* * *
А через год она получила от Володи письмо. Больше чем через год - еще одной новой весной, когда после событий в Крыму минуло почти два года.
Это была вторая весна после юности - юность уже не терзала Лоту, не томила изнутри, как смех, жадность или нетерпение. Прошли нетерпение и жадность, остались удивление и нежность. Лота с нежностью смотрела, как на солнце все сверкает и тает, горит и сияет, и раскрывается на теплом весеннем ветру.
И вот в один из ясных весенних дней - последних дней перед летом - ее рука нашарила в почтовом ящике письмо. Никто ей не писал: некому было и неоткуда. Никто никому не писал, все просто жили.
А потом она прочитала обратный адрес - Иркутск - и все поняла.
На конверте рисунок: пустынная улица, памятник Ленину и какой-то странный плоский троллейбус - пустой, пассажиров не видно в окошках. Схалтурил художник: не слишком старался, разрисовывая конверт.

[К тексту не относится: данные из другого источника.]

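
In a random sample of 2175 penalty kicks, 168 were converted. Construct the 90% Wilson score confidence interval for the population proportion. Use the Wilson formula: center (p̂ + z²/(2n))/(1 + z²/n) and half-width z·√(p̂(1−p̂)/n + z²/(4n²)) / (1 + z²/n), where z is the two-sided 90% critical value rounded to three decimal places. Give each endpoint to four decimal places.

(0.0683, 0.0872)

Here p̂ = 168/2175 = 0.07724 and z = 1.645 (z² = 2.706025).
1 + z²/n = 1.001244.
Adjusted center: (0.07724 + z²/(2n))/1.001244 = 0.07777.
Radicand: p̂(1−p̂)/n + z²/(4n²) = 0.000032770 + 0.000000143 = 0.000032913.
Half-width = z·√(radicand)/denom = 1.645·0.005737/1.001244 = 0.00943.
Interval: 0.07777 ± 0.00943 → (0.0683, 0.0872).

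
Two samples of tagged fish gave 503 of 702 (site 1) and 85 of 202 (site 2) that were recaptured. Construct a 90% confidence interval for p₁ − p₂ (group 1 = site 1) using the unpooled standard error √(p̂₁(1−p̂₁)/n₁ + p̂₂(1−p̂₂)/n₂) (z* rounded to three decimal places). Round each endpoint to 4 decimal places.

(0.2321, 0.3594)

p̂₁ = 503/702 = 0.71652, p̂₂ = 85/202 = 0.42079; p̂₁ − p̂₂ = 0.29573.
Unpooled SE = √(p̂₁(1−p̂₁)/n₁ + p̂₂(1−p̂₂)/n₂) = √(0.000289341 + 0.001206565) = 0.038677.
z* = 1.645 at the 90% level. Margin = 1.645·0.038677 = 0.06362.
Interval: 0.29573 ± 0.06362 → (0.2321, 0.3594).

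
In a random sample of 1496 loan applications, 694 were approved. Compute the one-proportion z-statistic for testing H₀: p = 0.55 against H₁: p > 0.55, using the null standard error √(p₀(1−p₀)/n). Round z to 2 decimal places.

p̂ = 694/1496 = 0.46390.
SE₀ = √(0.55·0.45/1496) = 0.012862.
z = (0.46390 − 0.55)/0.012862 = -0.08610/0.012862 = -6.69.

z = -6.69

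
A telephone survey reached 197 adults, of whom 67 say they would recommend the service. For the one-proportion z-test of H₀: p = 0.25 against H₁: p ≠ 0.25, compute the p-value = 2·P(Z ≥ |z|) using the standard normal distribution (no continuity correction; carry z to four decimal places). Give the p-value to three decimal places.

p-value = 0.003

With x = 67 successes in n = 197, p̂ = 0.34010.
SE₀ = √(0.25·0.75/197) = 0.030851.
z = (p̂ − p₀)/SE = (67/197 − 0.25)/0.030851 ≈ 2.9205.
p-value = 2·P(Z ≥ |z|) with z = 2.9205 → 0.003.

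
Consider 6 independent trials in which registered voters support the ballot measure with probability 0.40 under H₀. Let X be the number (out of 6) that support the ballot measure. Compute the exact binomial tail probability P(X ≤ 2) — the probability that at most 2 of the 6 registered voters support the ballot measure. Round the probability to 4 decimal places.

P = 0.5443

X ~ Binomial(n=6, p=0.40).
P(X ≤ 2) = C(6,0)·0.40^0·0.60^6 + C(6,1)·0.40^1·0.60^5 + C(6,2)·0.40^2·0.60^4.
= 0.046656 + 0.186624 + 0.311040 = 0.5443.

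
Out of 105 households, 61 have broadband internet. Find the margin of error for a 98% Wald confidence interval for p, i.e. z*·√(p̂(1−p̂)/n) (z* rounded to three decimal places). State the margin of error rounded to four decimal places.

ME = 0.1120

Sample proportion p̂ = 61/105 = 0.58095.
SE(p̂) = √(0.58095·0.41905/105) = 0.048151.
The 98% critical value is z* = 2.326.
So ME = 0.1120.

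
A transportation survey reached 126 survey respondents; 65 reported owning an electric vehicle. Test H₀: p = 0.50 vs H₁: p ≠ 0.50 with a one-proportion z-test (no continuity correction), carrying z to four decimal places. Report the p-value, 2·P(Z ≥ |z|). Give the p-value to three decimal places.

p̂ = 65/126 = 0.51587.
Null standard error: √(0.50·0.50/126) = √0.001984127 = 0.044544.
z = (p̂ − p₀)/SE = (65/126 − 0.50)/0.044544 ≈ 0.3563.
p-value = 2·P(Z ≥ |z|) with z = 0.3563 → 0.722.

p-value = 0.722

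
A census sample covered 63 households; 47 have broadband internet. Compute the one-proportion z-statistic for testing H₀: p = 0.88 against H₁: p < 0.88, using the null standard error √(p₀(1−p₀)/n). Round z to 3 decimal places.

The sample proportion is 47/63 = 0.74603.
Null standard error: √(0.88·0.12/63) = √0.001676190 = 0.040941.
z = (p̂ − p₀)/SE = (0.74603 − 0.88)/0.040941 = -3.272.

z = -3.272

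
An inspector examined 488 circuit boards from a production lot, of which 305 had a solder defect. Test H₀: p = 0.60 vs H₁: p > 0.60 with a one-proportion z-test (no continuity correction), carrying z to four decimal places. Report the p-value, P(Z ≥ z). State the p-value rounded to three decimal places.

p-value = 0.130

With x = 305 successes in n = 488, p̂ = 0.62500.
SE₀ = √(0.60·0.40/488) = 0.022177.
z = (p̂ − p₀)/SE = (305/488 − 0.60)/0.022177 ≈ 1.1273.
p-value = P(Z ≥ z) with z = 1.1273 → 0.130.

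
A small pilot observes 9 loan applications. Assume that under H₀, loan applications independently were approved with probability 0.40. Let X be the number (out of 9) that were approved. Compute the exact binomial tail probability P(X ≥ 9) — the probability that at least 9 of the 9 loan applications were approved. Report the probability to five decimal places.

P = 0.00026

X is binomial with n = 9 and p = 0.40.
P(X ≥ 9) = C(9,9)·0.40^9·0.60^0.
= 0.000262 = 0.00026.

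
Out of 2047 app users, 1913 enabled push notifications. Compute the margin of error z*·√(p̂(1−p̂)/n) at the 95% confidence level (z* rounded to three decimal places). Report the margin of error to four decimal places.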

Володя вернулся в Иркутск, как она и предполагала. Жизнь его как будто наладилась. Во всяком случае, уже не казалась такой безнадежно унылой. В институте он так и не восстановился, но и от родителей ушел. Устроился на временную работу в рекламное агентство и собирается жениться. Жить будет у тестя. Это все-таки лучше, чем родной отец с ремнем. Тесть был известным в районе криминальным авторитетом с богатыми причудами: по какой-то непостижимой логике ему нравилось, что жених его дочери - художник. У него имелся особняк в центре города. В этом особняке Володю ожидала большая светлая мастерская, где он наконец-то сможет спокойно заниматься живописью. Володя, во всяком случае, очень на это рассчитывал.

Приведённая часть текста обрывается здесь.